Когда двое рождены друг для друга, но не могут быть вместе, их судьбу решает Случай. Именно он – а также предсказание дельфийской прорицательницы – свел вместе летящую сновидящую по имени Таллури и «жреца войны» Джатанга-Нэчи, ее невозмутимого общественного по-кровителяи того, кто звал ее «детка» и «зверек».
Книга «Осень Атлантиды» рассказывает о трудной, опасной и драматичной судьбе Таллури, о ее стремлении к Знанию и о фантастической любви, над которой не властно время.
Атлантида…
Кто, когда и зачем заговорил о ней первым? Древнегреческий философ Платон? Так, по крайней мере, считают. Точнее, не «заговорил», а «напомнил»: в диалогах «Тимей» и «Критий» он говорит об Атлантиде со слов Солона. Тому, в свою очередь, поведал о ней жрец из города Саис. И, по всей видимости, они тоже не были первыми, кто знал об этой канувшей в веках цивилизации.
Упругая нить человеческой памяти тянется из мистического далека в наш «разумный» век. И плывет по ней, не отступая под напором псевдоинтеллектуальных доказательств, Атлантида.
Существовала ли она на самом деле? У этой точки зрения есть сторонники и противники. Сходятся они лишь в одном – в том, что она наверняка была прекрасна, необыкновенна, удивительна, даже если это был просто миф.
Но как же было на самом деле? Кто же помнит?
Осень Атлаитиды
Воздушная гавань столицы была полна народа. Такое стечение публики в Атлантиде случалось нечасто. Пожалуй, лишь ипподром в дни государственных праздников да религиозные торжества на полях Элизиума собирали столько же. Или почти столько же. Несмотря на изрядную удаленность аэрогавани от столицы и на первые порывы холодного осеннего ветра, здесь собрались представители всех классов: от горожан-ремесленников, топтавшихся в задних рядах, и студентов Университета, нахально прорвавшихся чуть ли не к самой посадочной полосе, где плотными рядами, плечом к плечу, стояли воины оцепления, до аристократии, с удобством расположившейся на комфортных трибунах холма Приветствий.

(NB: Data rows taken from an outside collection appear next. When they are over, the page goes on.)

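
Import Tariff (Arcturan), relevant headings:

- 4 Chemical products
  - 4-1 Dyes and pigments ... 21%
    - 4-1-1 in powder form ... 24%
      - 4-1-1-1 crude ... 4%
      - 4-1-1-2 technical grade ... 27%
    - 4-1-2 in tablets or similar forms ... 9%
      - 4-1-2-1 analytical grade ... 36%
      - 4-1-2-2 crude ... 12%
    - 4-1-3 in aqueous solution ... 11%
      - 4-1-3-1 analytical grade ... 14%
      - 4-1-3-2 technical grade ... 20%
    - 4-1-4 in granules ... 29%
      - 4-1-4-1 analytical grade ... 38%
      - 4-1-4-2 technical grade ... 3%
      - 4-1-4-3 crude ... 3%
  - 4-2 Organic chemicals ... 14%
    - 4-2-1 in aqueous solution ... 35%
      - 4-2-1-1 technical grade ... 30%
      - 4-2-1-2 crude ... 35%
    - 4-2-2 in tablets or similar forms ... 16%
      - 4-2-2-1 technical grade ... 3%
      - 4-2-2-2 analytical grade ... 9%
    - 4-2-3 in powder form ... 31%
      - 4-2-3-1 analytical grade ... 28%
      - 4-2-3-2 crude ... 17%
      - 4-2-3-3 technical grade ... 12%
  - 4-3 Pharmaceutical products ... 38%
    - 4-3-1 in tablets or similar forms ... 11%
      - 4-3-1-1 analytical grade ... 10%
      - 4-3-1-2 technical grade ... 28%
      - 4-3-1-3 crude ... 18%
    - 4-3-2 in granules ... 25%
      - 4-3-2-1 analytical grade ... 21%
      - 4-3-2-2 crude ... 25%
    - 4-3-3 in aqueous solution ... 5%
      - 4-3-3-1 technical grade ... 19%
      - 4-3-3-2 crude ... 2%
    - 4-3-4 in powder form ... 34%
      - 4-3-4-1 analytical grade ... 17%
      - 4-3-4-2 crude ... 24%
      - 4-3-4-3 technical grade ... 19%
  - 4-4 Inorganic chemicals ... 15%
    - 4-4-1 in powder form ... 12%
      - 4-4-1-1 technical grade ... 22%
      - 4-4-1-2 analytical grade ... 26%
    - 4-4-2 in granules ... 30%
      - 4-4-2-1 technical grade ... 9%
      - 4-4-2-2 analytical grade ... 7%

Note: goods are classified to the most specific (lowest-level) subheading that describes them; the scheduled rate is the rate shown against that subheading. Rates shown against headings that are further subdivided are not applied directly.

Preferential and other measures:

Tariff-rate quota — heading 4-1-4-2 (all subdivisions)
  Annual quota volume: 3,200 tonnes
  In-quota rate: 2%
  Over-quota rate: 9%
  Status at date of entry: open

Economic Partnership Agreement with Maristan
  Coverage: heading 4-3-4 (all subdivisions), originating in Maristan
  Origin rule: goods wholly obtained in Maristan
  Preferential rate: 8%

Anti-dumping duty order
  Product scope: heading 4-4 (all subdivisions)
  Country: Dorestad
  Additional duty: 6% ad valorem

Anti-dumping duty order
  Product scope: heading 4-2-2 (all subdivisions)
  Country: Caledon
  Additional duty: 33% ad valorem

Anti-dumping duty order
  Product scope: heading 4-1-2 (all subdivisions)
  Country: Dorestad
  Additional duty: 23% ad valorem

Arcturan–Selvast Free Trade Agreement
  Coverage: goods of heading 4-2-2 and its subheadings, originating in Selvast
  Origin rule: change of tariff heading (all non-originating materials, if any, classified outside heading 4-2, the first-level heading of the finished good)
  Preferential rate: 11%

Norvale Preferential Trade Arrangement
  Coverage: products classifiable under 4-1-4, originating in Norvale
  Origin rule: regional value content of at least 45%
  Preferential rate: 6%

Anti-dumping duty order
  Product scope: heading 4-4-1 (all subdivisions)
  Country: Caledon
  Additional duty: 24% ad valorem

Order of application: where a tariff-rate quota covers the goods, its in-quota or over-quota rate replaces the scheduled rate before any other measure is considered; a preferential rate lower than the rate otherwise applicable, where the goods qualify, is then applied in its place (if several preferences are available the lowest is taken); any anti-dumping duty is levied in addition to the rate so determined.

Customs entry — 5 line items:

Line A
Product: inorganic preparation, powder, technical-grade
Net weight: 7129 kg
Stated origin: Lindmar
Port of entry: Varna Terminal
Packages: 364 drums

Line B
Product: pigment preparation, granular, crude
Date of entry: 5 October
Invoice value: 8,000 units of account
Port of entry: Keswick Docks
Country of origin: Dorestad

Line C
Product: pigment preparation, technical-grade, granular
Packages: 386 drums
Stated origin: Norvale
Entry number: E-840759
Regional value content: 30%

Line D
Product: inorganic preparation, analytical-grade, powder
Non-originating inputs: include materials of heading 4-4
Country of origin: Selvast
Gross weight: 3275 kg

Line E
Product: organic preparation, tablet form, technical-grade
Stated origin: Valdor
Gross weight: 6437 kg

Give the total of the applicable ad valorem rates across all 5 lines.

56%

Line A: inorganic → 4-4; powder → 4-4-1; technical-grade → 4-4-1-1. Scheduled 22%. No special measure applies. → 22%.
Line B: pigment → 4-1; granular → 4-1-4; crude → 4-1-4-3. Scheduled 3%. No special measure applies. → 3%.
Line C: pigment → 4-1; granular → 4-1-4; technical-grade → 4-1-4-2. Scheduled 3%. quota on 4-1-4-2 open → in-quota 2%; Norvale agreement on 4-1-4: RVC < 45%. → 2%.
Line D: inorganic → 4-4; powder → 4-4-1; analytical-grade → 4-4-1-2. Scheduled 26%. Selvast agreement on 4-2-2: 4-4-1-2 not covered. → 26%.
Line E: organic → 4-2; tablet form → 4-2-2; technical-grade → 4-2-2-1. Scheduled 3%. No special measure applies. → 3%.
Sum: 22% + 3% + 2% + 26% + 3% = 56%.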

Солдаты императорских войск, жестко следившие за порядком, с изумлением взирали на это небывалое смешение толпы. Между рядами оживленных ремесленников и сдержанных чиновников бойко сновала галдящая молодежь – студенческая братия, легко различимая по одеждам схожих цветов и покроя. То тут, то там мелькали туники (весьма вольных фасонов!) художников и музыкантов, бесцеремонно расталкивающих всех, включая представителей чопорной знати, непонятно каким образом попавших в эту суматоху и давку («Вернее всего, не достали пропуска на холм Приветствий!», «Ха-ха! Что ж вы так, господа? Начальник оцепления оказался неподкупен?», «О, Единый! Вот смех!») и с молчаливым достоинством переносивших насмешки.

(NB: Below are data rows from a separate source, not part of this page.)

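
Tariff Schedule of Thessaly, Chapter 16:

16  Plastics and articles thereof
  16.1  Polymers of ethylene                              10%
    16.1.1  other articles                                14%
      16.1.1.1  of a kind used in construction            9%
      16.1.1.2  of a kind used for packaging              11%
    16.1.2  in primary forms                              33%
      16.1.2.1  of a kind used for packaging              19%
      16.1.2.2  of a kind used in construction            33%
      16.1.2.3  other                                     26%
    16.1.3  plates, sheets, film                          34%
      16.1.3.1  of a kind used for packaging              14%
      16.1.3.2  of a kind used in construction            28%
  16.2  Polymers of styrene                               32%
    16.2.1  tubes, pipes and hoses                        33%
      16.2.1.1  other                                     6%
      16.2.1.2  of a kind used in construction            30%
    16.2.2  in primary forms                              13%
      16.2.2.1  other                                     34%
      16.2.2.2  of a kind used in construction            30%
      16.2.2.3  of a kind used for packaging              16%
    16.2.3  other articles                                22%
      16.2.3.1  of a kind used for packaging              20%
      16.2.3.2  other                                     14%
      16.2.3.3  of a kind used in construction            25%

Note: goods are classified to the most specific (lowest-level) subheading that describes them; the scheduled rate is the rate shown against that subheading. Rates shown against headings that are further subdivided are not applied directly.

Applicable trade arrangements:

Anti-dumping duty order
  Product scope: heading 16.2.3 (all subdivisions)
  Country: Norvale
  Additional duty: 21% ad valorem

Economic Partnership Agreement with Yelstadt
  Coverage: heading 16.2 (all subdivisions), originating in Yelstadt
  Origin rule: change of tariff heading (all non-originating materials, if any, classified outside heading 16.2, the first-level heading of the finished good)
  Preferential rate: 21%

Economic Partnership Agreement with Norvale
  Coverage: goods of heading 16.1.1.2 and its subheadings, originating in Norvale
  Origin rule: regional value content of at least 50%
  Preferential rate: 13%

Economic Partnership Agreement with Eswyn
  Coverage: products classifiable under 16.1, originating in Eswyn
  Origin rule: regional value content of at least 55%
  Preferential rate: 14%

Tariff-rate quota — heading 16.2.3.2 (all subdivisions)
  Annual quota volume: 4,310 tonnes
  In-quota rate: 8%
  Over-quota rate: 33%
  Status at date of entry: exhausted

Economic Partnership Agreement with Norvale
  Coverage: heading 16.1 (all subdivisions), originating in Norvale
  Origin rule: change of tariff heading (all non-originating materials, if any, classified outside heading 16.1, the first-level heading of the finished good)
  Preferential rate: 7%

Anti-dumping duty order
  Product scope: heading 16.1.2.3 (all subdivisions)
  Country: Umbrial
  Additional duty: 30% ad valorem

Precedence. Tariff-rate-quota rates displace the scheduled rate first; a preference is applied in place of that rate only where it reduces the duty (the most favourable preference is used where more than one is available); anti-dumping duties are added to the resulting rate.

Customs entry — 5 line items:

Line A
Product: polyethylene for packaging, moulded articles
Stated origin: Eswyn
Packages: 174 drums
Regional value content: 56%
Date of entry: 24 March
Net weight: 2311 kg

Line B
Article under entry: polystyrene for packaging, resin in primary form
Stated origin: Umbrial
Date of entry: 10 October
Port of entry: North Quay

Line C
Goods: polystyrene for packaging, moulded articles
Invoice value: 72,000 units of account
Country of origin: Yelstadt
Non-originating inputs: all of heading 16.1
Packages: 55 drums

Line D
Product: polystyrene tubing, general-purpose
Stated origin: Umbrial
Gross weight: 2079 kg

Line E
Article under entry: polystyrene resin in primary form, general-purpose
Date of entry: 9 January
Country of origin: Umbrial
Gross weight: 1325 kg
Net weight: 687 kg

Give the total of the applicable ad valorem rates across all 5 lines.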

На некотором удалении от людей смешались пестрой «толпой» и оставленные хозяевами воздушные экипажи – огромные виманы, изукрашенные пернатыми змеями и ящерами, многоцветные валликсы различных ведомств, небольшие латуфы студентов, ходкие и юркие при оживленном городском движении, а также потерявшие всякий вид повозки Братства Вольных искусств, вызывавшего глухое раздражение и вечную подозрительность властей.
Интерес к происходящему был таков, что аристократия старалась не обращать внимания на неприличное в иной день соседство своих роскошных виман с обшарпанными студенческими латуфами. А в толпе поговаривали, что кто-то де видел белоснежные валликсы высшего духовенства и даже одну-две синие виманы самых знатных фамилий Атлантиды, снизошедших до участия в общенародном событии.
Как бы то ни было, улицы столицы с домами, увитыми плющом, и окружной проспект с храмами в убранстве цветов и роскошных плодов осени, ипподром и залитые мягким осенним солнцем площади – все опустело, и лишь ветер трепал знамена и разноцветные ленты, вывешенные по императорскому указу в ознаменование необычности происходящего.